“Ты мне уже вся мозоль вытерла!” — едва не сорвалось у меня на язык, когда сестра мужа снова появилась на пороге с потертым чемоданом. Но я сжала зубы. А она — будто ничего не замечает — уже расставляет свои баночки по полкам…
Меня зовут Татьяна, тридцать девять весен за плечами. С Виктором мы женаты двенадцать лет. Вроде бы все ладно — сын подрастает, квартира в новом районе Москвы. Но есть в нашем медовом пироге осиное гнездо — его сестра Галина.
Галина старше Виктора на целых восемь лет. Никогда под венец не ходила, детей не завела. Живет через двор в старом пятиэтажном доме, но давно уже прописалась у нас. Буквально. Она материализуется в прихожей, как домовой — без стука, без предупреждения. Порой мне кажется, у нее не ключ от нашей двери, а корни из сумки прямо в наш паркет пустила.
Сперва я пыталась соблюдать приличия — угощала чаем с бабушкиным вареньем, кивала ее болтовне.
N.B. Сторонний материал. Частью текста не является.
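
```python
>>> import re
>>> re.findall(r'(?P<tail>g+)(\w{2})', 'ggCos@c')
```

Multiple groups make `findall` return tuples — one 2-tuple for the one match.

[('gg', 'Co')]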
Ну родственница же, кровь от крови. Думала — заглянет на часок, да и уберется. Но нет. Она приходила вечером. Утром. В выходные. В наш отпуск в Сочи втиснулась. Даже когда я с температурой под сорок лежала — Галина сидела у моей кровати и читала вслух анекдоты из “Крокодила”.
Галина — это вечный двигатель критики. Все ей не так: то борщ пересолен, то сын в школе не отличник, то я “шлюхой” выгляжу в этом платье. И главное — не просит, а требует. А я молчу. Потому что терпеть научилась. Потому что Виктор шепчет: “Танюш, ну она же одна у меня, кроме нас — ни кола ни двора…”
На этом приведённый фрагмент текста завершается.